The Pharaoh interrupts Imhotep and Anck-su-namun’s love-making. Before the Pharaoh can really react, however, Anck-su-namun kills him. The Pharaoh’s bodyguards rush to Imhotep’s chamber and Imhotep prepares to protect Anck-su-namun knowing he will probably die in the attempt. Anck-su-namun orders Imhotep to flee instead. “Only you can resurrect me!”
Imhotep does as she asks though he clearly does not want to. Anck-su-namun then faces the Pharaoh’s bodyguards. Before they can kill her, however, she defiantly states “My body is no longer his temple!” and commits suicide.
Technically it’s not really suicide though because Anck-su-namun does not intend to stay dead for long. She knows her boyfriend will steal her body and bring her back from the dead before she loses too much skin tone.
The opening scene is indicative of a theme in The Mummy. The men may be the ones fighting and stabbing and hiding from mummies but the women are the ones who initiate all the action.
We then fast-forward approximately three millennia to 1926. We meet Evelyn (Rachel Weisz), an adorable and brilliant (if rather clumsy) librarian who works at a museum in Cairo. Evelyn is a true scholar and Egyptologist. Her language skills play a massive role in the movie when it comes to fighting the mummy and setting the adventure in motion.
Despite her intelligence, Evelyn is stuck sorting books at the museum library and acting as a semi-caretaker for her impulsive, lazy brother. After translating an ancient map that her brother (John Hannah) stole from a treasure-hunter named O’Connell (Brendan Fraser) Evelyn decides to rescue O’Connell from a local jail and set off to find the legendary lost city of Hamunaptra.

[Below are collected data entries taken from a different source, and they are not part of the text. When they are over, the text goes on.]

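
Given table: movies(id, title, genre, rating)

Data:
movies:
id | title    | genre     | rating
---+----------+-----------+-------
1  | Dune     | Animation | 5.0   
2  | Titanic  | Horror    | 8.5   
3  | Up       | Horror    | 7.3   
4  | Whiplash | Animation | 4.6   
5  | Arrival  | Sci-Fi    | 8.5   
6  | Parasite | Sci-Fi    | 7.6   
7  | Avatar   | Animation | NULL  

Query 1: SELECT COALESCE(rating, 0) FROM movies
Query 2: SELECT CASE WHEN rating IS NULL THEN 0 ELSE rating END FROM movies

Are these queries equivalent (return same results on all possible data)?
Yes, equivalent

Both queries return: [(0,), (4.6,), (5.0,), (7.3,), (7.6,), (8.5,), (8.5,)]

Reason: COALESCE vs CASE for NULL handling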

Re-watching The Mummy I am struck by how respectfully the film treats Evelyn. She is not an average action movie hot chick. We do not get any close-ups to her chest or bottom. She never gets her clothes ripped away in a fight scene like what happened with Princess Amidala in Attack of the Clones. Her vintage dresses are not designed for the male gaze. She wears stylish pretty outfits that look exactly like what a woman would choose for herself, not what a man would choose for her.

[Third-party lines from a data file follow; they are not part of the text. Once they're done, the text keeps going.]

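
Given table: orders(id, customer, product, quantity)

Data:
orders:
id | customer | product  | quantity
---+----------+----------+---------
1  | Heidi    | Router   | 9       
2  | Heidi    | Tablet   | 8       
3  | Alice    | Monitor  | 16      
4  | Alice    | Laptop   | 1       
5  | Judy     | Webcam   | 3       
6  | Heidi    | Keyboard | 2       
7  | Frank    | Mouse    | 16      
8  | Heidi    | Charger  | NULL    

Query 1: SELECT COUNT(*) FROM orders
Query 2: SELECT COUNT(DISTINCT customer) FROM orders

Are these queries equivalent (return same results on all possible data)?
No, not equivalent

Query 1 returns: [(8,)]
Query 2 returns: [(4,)]

Reason: COUNT(*) counts rows, COUNT(DISTINCT customer) counts unique customers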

More interestingly, Evelyn’s skills in this adventure are remarkably feminine strengths. Her grasp of emotional intelligence is high. She rescues the hero O’Connell (Brendan Fraser) from being hanged by cleverly haggling with his executioner. In another scene Evelyn is able to gently persuade twenty men pointing guns at each other to lower their weapons without firing a shot.
The Mummy does not descend into false feminism by pretending that women are as physically strong as men in a fight. We see no stupid Charlie’s Angels-style scenes of Evelyn dropping a man twice her size with one punch. Instead we see Evelyn help her brother finally defeat the mummy by translating the necessary ancient Egyptian text to send the mummy back into the underworld. And yes, studies show that women are better at language skills than men.

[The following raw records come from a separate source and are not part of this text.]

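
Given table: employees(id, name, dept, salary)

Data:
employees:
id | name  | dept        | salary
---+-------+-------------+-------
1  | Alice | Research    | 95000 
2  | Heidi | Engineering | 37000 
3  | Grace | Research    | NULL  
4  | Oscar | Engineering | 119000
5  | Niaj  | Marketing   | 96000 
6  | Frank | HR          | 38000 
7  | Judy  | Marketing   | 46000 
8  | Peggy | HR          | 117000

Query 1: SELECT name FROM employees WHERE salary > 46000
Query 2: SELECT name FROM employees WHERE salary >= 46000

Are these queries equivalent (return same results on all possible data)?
No, not equivalent

Query 1 returns: [('Alice',), ('Oscar',), ('Niaj',), ('Peggy',)]
Query 2 returns: [('Alice',), ('Oscar',), ('Niaj',), ('Judy',), ('Peggy',)]

Reason: > vs >= gives different results when salary = 46000 exists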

Evelyn is also absolutely unapologetic about her feminine status and job in a world dominated by men. Never once does she allow a man to talk down to her, not even the mummy! “I may not be an explorer or an adventurer or a treasure seeker or gunfighter,” she says in one scene while drunkenly flirting with O’Connell, “But I am proud of what I am.”
“And that is?” O’Connell responds.
“I am a librarian!” Evelyn happily proclaims.
And why the the hell not? Be proud!
For my closing argument that The Mummy is a chick flick, I present the men.
Oh yes, there are men in The Mummy. And they are gorgeous. We’re talking Brendan Fraser in his prime (yes children, before Brendan Fraser played a 600 pound dying man in The Whale he was once one of the most handsome men in Hollywood). We’re talking Oded Fehr. Hell, even the mummy was pretty good looking once he was fully resurrected.
The Mummy was made for the straight female gaze. In other words, it’s a chick flick. And a pretty decent chick flick too. I’ll take it over My Best Friend’s Wedding any day of the week.
Julia Roberts may be perky but she’s no librarian.